The EPA said around 13,000 facilities, accounting for about 85% to 90% of greenhouse gases emitted in the country, would be covered under the registry proposal.

In correspondence to Senators viewed by Dow Jones Newswires, Jackson said that the Clean Air Act, "when applied carefully and sensibly, (can) be an appropriate mechanism for regulating some sources of greenhouse gases."

She also said the Act gives her agency discretion to regulate emissions "in a way that does not necessitate direct regulation of all emission sources regardless of their size."

But legal analysts that have been battling environmental challenges to refineries and power plants say that the EPA's endangerment finding and greenhouse gas regulations would likely give many groups the legal foundation to challenge nearly any emitting source, such as schools, hospitals, and lawnmowers.

The EPA said the new reporting requirements would apply to suppliers of fossil fuel and industrial chemicals, manufacturers of motor vehicles and engines, as well as large direct emitters of greenhouse gases with emissions equal to or greater than a threshold of 25,000 metric tons a year, which is roughly equivalent to the annual greenhouse gas emissions from just over 4,500 passenger vehicles.

The vast majority of small businesses would not be required to report their emissions because their emissions fall well below the threshold, the agency said.

The direct emission sources covered under the reporting requirement would include energy intensive sectors such as cement production, iron and steel production, and electricity generation, and other energy-intensive operations.

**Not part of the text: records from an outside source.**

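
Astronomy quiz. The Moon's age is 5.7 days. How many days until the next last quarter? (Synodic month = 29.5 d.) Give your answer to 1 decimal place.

16.4 days

Last quarter occurs at elongation 270°, i.e. at age 29.5 × 270/360 = 22.125 d.
That is 22.125 − 5.7 = 16.425 days ahead.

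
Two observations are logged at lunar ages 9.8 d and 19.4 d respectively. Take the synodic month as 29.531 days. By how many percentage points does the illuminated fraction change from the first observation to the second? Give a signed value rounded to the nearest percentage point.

First observation: θ = 360°·9.8/29.531 = 119.5°, so f = 0.746.
Second observation: θ = 236.5°, f = 0.776.
Δf = 0.776 − 0.746 = +0.030, i.e. +3 pp.

+3 percentage points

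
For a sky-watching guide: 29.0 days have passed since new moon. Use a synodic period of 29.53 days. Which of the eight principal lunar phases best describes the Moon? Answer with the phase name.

At 29.0/29.53 of the cycle, θ ≈ 354° — the new moon range.

new moon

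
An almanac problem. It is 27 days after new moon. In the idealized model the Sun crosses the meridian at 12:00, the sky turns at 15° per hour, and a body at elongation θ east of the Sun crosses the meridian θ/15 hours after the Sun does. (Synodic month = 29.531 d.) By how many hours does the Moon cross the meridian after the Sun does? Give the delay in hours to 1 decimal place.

Phase angle: θ = 360°·(27 d)/(29.531 d) = 329.1°.
The Moon trails the Sun by θ/15 = 329.1/15 ≈ 21.94 hours.
So the Moon crosses the meridian 21.94 h after the Sun.

21.9 h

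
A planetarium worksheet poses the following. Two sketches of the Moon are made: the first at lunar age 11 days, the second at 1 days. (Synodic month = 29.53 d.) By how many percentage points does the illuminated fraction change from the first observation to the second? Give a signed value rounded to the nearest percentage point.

-84 pp

First observation: θ = 360°·11/29.53 = 134.1°, so f = 0.848.
Second observation: θ = 12.2°, f = 0.011.
Δf = 0.011 − 0.848 = -0.837, i.e. -84 pp.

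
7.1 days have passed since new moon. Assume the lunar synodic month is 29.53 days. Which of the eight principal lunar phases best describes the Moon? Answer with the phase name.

θ ≈ 360° × 7.1/29.53 = 87°, which falls in the first quarter sector.

first quarter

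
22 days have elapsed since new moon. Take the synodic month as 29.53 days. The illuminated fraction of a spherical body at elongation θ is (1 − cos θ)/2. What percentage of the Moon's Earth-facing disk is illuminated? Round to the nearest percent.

Elongation θ = 360° × 22/29.53 ≈ 268.2°.
cos 268.2° = (-0.031), so f = (1 − (-0.031))/2 = 0.516, so 52%.

52%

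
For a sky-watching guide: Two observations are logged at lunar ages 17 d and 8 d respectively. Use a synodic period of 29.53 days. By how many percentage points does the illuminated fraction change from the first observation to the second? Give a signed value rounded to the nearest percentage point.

-38 pp

First observation: θ = 360°·17/29.53 = 207.2°, so f = 0.945.
Second observation: θ = 97.5°, f = 0.566.
Δf = 0.566 − 0.945 = -0.379, i.e. -38 pp.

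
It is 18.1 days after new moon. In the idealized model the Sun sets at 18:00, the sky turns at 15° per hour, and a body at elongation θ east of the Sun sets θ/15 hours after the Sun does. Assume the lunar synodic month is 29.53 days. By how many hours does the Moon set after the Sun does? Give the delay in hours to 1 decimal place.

14.7 h

The Moon has covered 18.1/29.53 of its cycle, so θ ≈ 360° × 18.1/29.53 = 220.7°.
Delay after the Sun = 220.7° / (15°/h) ≈ 14.71 h.
So the Moon sets 14.71 h after the Sun.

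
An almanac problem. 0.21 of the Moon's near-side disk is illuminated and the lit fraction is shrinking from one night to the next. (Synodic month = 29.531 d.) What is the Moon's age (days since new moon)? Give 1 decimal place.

25.1 days

Invert f = (1 − cos θ)/2 to get cos θ = 1 − 2(0.21) = 0.580, hence θ₀ = arccos 0.580 = 54.5°.
Since the Moon is past full (waning), take the reflex angle: θ = 360° − 54.5° = 305.5°.
At 360°/29.531 d per day, 305.5° corresponds to 25.06 days.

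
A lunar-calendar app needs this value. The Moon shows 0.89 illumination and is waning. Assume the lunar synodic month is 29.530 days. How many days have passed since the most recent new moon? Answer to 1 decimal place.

Invert f = (1 − cos θ)/2 to get cos θ = 1 − 2(0.89) = -0.780, hence θ₀ = arccos -0.780 = 141.3°.
Since the Moon is past full (waning), take the reflex angle: θ = 360° − 141.3° = 218.7°.
At 360°/29.530 d per day, 218.7° corresponds to 17.94 days.

17.9 days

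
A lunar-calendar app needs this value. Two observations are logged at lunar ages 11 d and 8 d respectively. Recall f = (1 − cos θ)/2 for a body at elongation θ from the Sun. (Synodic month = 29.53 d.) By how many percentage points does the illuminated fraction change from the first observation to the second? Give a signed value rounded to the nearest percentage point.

-28 percentage points

First observation: θ = 360°·11/29.53 = 134.1°, so f = 0.848.
Second observation: θ = 97.5°, f = 0.566.
Δf = 0.566 − 0.848 = -0.282, i.e. -28 pp.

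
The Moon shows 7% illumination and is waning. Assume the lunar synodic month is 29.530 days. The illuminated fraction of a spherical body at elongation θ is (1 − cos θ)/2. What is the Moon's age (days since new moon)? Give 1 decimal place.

27.0 days

Invert f = (1 − cos θ)/2 to get cos θ = 1 − 2(0.07) = 0.860, hence θ₀ = arccos 0.860 = 30.7°.
Waning ⇒ past full, so θ = 360° − 30.7° = 329.3°.
That fraction of the synodic month is 329.3/360 × 29.530 d ≈ 27.01 d.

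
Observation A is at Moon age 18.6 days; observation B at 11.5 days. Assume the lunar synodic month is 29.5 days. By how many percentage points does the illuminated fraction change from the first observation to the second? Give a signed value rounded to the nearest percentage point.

θ₁ = 360° × 18.6/29.5 = 227.0°, f₁ = (1 − cos θ₁)/2 = 0.841.
θ₂ = 360° × 11.5/29.5 = 140.3°, f₂ = (1 − cos θ₂)/2 = 0.885.
Change = f₂ − f₁ = +0.044 → +4 percentage points.

+4 pp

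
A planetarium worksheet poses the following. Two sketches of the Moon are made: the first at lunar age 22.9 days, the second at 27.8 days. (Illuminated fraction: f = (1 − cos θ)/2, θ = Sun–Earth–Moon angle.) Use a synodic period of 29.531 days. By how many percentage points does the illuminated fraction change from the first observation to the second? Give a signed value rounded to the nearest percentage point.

-39 percentage points

First observation: θ = 360°·22.9/29.531 = 279.2°, so f = 0.420.
Second observation: θ = 338.9°, f = 0.034.
Δf = 0.034 − 0.420 = -0.387, i.e. -39 pp.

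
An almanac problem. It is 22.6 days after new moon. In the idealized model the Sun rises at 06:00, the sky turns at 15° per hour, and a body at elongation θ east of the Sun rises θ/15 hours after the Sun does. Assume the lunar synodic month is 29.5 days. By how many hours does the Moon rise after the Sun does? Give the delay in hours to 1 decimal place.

18.4 h

The Moon has covered 22.6/29.5 of its cycle, so θ ≈ 360° × 22.6/29.5 = 275.8°.
At 15° of sky rotation per hour, 275.8° corresponds to a 18.39 h lag.
So the Moon rises 18.39 h after the Sun.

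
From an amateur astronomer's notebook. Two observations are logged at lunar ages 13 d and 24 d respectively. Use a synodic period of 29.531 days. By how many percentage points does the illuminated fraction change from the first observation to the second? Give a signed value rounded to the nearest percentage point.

-66 percentage points

First observation: θ = 360°·13/29.531 = 158.5°, so f = 0.965.
Second observation: θ = 292.6°, f = 0.308.
Δf = 0.308 − 0.965 = -0.657, i.e. -66 pp.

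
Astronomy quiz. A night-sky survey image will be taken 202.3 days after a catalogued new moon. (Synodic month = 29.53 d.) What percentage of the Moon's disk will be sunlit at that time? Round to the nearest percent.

Reduce mod P: 202.3 − 6×29.53 = 25.12 d into the current lunation.
Elongation θ = 360° × 25.12/29.53 ≈ 306.2°.
With cos θ = 0.591, the lit fraction is (1 − 0.591)/2 ≈ 0.204, so 20%.

20%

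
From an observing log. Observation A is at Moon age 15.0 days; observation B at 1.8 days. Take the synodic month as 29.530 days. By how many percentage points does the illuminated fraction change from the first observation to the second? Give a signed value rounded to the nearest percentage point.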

"EPA may find it more difficult than it believes to limit greenhouse gas regulation under the Clean Air Act to only the biggest emitters," said Peter Glaser, a partner at the lawfirm Troutman Sanders who represents utilities. Glaser said environmental organizations have told EPA that once the agency starts down the path of regulating carbon dioxide under the Clean Air Act, it will be under a mandatory legal duty to implement regulations that will impose requirements on a multitude of small and large sources in all sectors of the economy.

Businesses would have to report to the EPA in 2011 for the calendar year 2010, except for vehicle and engine manufacturers, which would begin reporting for model year 2011. The EPA said it expected it would cost industry around $160 million in the first year to comply with the reporting requirements and around $127 million in subsequent years.

The president said he would prefer Congress to pass legislation that would cap greenhouse gas emissions and create a market to trade the right to pollute. But political analysts say the administration is using the threat of regulation of CO2 through the Clean Air Act - a law that some believe is too blunt an instrument for regulation of a gas that would impact the entire economy - to encourage reluctant lawmakers on the Hill to pass its climate change agenda.

A registry would provide the data for both types of regulation - a Congressionally created law or EPA rules.

Obama's 2010 budget proposed increasing the agency's funding by $19 million to pay for the new registration. He also accounted for the government collecting around $646 billion in "climate revenues" over the next decade, starting in 2012.